Here’s how John in his gospel explains it: Jesus, knowing that His hour had come that He would depart out of this world to the Father, having loved His own who were in the world, He loved them to the end. . . . knowing that the Father had given all things into His hands, and that He had come forth from God and was going back to God, [Jesus] got up from supper and laid aside His garments; and taking a towel . . . He began to wash the disciples’ feet. [John 13:1,4-5]
Can we receive the love of Jesus? Will you let Him wash your feet? We’ve had foot washing services before. They always were the least well attended service of the year. Why? Because no one wants others to see or wash their feet. Peter was that way when Jesus came to wash his feet. Peter said to Jesus, “Never shall You wash my feet!” [John 13:8] What a great categorical statement!
Jesus calmly replied to Peter, “If I do not wash you, you have no part with Me.” [John 13:8] That was another categorical statement! It brought Peter up short, and he goes to the exact other extreme: “Lord, then wash not only my feet, but also my hands and my head.” [John 13:9] Peter, like many of us, was afflicted with what Martin Luther called Drunken German Peasant Syndrome. That’s when the inebriated peasant first falls off one side of the donkey but gets back up and promptly falls off the other side of the donkey!
Jesus provides the corrective balance for Peter. He who has bathed needs only to wash his feet, but is completely clean. [John 13:10] In other words, Peter, you don’t need to hop back in the bathtub, you just need to wash your feet.
One of the ways we benefit from this exchange is the helpful insight it provides about the reality that Christians are simultaneously saints and sinners. Here’s what I mean. Simply by living in our world there is a fair amount of dirt that gets on us, some by our stepping in it as it were, and some by grabbing onto us as we’re walking past. In both cases, we’re dirty and need to get washed. We need to go to Jesus and confess our sin, not because we need to be converted again, but because we are converted and know we need His continued mercy in our lives.
On the other hand, if we think because we’re converted, we’re set to go and will no longer need the mercy of Jesus, that we’re going to practice victorious Christian living, we’re in for a rude awakening or for a very shallow Christian life. Though our old man is dying daily, he doesn’t die completely until we die. He will continue to rear his head throughout this life. That’s why we need the balance Jesus gives Peter on the first Maundy Thursday.

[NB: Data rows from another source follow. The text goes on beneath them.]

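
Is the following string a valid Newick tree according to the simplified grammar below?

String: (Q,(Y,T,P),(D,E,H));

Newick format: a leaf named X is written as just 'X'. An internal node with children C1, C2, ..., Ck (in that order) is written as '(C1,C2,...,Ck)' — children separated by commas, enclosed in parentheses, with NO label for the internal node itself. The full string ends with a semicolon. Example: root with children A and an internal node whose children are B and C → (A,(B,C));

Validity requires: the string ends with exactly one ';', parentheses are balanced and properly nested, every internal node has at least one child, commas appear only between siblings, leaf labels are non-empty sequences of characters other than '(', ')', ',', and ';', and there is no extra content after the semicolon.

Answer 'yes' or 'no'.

Answer: yes

Derivation:
Input: (Q,(Y,T,P),(D,E,H));
Paren balance: 3 '(' vs 3 ')' OK
Ends with single ';': True
Full parse: OK
Valid: True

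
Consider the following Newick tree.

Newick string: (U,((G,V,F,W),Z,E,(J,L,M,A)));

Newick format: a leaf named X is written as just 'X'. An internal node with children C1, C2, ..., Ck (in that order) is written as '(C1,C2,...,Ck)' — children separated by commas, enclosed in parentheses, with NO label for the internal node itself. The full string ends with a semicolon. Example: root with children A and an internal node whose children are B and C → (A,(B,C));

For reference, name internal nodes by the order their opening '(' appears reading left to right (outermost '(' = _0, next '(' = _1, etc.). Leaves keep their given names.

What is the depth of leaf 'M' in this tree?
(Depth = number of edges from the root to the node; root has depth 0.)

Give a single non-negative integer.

Newick: (U,((G,V,F,W),Z,E,(J,L,M,A)));
Naming internals by '(' encounter order: outermost '(' = _0, next = _1, ...
Query node: M
Path from root: _0 -> _1 -> _3 -> M
Depth of M: 3 (number of edges from root)

Answer: 3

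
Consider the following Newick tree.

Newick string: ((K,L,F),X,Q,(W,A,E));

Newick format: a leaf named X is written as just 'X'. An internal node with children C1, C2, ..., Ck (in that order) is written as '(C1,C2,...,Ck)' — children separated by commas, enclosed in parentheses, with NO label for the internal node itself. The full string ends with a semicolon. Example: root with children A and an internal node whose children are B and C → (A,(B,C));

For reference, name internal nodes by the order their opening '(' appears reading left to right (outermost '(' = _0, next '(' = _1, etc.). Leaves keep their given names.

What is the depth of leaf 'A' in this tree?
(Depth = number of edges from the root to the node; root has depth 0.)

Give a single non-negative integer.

Answer: 2

Derivation:
Newick: ((K,L,F),X,Q,(W,A,E));
Naming internals by '(' encounter order: outermost '(' = _0, next = _1, ...
Query node: A
Path from root: _0 -> _2 -> A
Depth of A: 2 (number of edges from root)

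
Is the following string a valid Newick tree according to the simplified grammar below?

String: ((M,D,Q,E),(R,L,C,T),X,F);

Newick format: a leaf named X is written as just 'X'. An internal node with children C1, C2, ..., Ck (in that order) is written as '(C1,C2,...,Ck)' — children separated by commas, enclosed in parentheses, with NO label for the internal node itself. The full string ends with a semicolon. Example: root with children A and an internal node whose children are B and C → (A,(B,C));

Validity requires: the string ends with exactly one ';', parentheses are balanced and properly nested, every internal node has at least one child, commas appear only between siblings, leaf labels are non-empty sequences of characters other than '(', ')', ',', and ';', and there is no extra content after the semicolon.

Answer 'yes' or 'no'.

Answer: yes

Derivation:
Input: ((M,D,Q,E),(R,L,C,T),X,F);
Paren balance: 3 '(' vs 3 ')' OK
Ends with single ';': True
Full parse: OK
Valid: True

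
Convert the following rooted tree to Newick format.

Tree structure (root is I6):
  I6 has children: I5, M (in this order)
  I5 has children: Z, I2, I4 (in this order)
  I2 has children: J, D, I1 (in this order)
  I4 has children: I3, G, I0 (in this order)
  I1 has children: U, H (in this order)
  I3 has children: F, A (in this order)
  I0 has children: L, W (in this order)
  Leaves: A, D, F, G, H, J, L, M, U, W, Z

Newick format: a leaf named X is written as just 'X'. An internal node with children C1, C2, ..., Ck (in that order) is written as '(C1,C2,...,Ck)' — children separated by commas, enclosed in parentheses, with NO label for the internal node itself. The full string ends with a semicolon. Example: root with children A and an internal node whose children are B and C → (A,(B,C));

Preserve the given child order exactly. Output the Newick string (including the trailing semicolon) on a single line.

Answer: ((Z,(J,D,(U,H)),((F,A),G,(L,W))),M);

Derivation:
internal I6 with children ['I5', 'M']
  internal I5 with children ['Z', 'I2', 'I4']
    leaf 'Z' → 'Z'
    internal I2 with children ['J', 'D', 'I1']
      leaf 'J' → 'J'
      leaf 'D' → 'D'
      internal I1 with children ['U', 'H']
        leaf 'U' → 'U'
        leaf 'H' → 'H'
      → '(U,H)'
    → '(J,D,(U,H))'
    internal I4 with children ['I3', 'G', 'I0']
      internal I3 with children ['F', 'A']
        leaf 'F' → 'F'
        leaf 'A' → 'A'
      → '(F,A)'
      leaf 'G' → 'G'
      internal I0 with children ['L', 'W']
        leaf 'L' → 'L'
        leaf 'W' → 'W'
      → '(L,W)'
    → '((F,A),G,(L,W))'
  → '(Z,(J,D,(U,H)),((F,A),G,(L,W)))'
  leaf 'M' → 'M'
→ '((Z,(J,D,(U,H)),((F,A),G,(L,W))),M)'
Final: ((Z,(J,D,(U,H)),((F,A),G,(L,W))),M);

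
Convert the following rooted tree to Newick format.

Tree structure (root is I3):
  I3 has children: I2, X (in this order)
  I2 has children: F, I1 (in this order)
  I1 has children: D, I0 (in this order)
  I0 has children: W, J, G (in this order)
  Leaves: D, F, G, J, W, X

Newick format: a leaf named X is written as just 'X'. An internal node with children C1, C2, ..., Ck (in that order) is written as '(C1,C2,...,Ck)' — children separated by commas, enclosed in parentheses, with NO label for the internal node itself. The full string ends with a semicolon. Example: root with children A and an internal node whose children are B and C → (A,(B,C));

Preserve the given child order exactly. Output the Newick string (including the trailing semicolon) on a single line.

Answer: ((F,(D,(W,J,G))),X);

Derivation:
internal I3 with children ['I2', 'X']
  internal I2 with children ['F', 'I1']
    leaf 'F' → 'F'
    internal I1 with children ['D', 'I0']
      leaf 'D' → 'D'
      internal I0 with children ['W', 'J', 'G']
        leaf 'W' → 'W'
        leaf 'J' → 'J'
        leaf 'G' → 'G'
      → '(W,J,G)'
    → '(D,(W,J,G))'
  → '(F,(D,(W,J,G)))'
  leaf 'X' → 'X'
→ '((F,(D,(W,J,G))),X)'
Final: ((F,(D,(W,J,G))),X);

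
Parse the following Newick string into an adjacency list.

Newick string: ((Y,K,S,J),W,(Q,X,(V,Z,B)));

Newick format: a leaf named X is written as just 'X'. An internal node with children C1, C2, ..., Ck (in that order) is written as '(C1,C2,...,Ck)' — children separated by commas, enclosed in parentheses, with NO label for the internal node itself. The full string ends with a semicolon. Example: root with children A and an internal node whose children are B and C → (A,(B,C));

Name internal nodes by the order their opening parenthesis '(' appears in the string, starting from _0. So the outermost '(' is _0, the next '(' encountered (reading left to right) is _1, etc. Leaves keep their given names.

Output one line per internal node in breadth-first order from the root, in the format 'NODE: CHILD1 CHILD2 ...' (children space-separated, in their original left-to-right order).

Input: ((Y,K,S,J),W,(Q,X,(V,Z,B)));
Scanning left-to-right, naming '(' by encounter order:
  pos 0: '(' -> open internal node _0 (depth 1)
  pos 1: '(' -> open internal node _1 (depth 2)
  pos 9: ')' -> close internal node _1 (now at depth 1)
  pos 13: '(' -> open internal node _2 (depth 2)
  pos 18: '(' -> open internal node _3 (depth 3)
  pos 24: ')' -> close internal node _3 (now at depth 2)
  pos 25: ')' -> close internal node _2 (now at depth 1)
  pos 26: ')' -> close internal node _0 (now at depth 0)
Total internal nodes: 4
BFS adjacency from root:
  _0: _1 W _2
  _1: Y K S J
  _2: Q X _3
  _3: V Z B

Answer: _0: _1 W _2
_1: Y K S J
_2: Q X _3
_3: V Z B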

Christians are, as Charles Dickens put it, a marvelous mixture of mud and marble. Holy Week is a good time to reflect on that reality more deeply. Jesus taught His disciples to pray “forgive us our debts as we forgive our debtors.” That’s a good prayer, and that’s a good way we can wash one another’s feet.
Let us pray: Lord Jesus, thank You for washing our feet. We need it. Help us to live and walk in such a way that we don’t always “step in it.” Help us make straight paths for our feet. Let us not be so presumptuous as to imagine there is a point in time when we can live by our own righteousness, our own “keeping clean.” Help us to keep our eyes fixed on You, for You are the Author and Perfecter of our faith. May Your name be praised by our lives. Amen.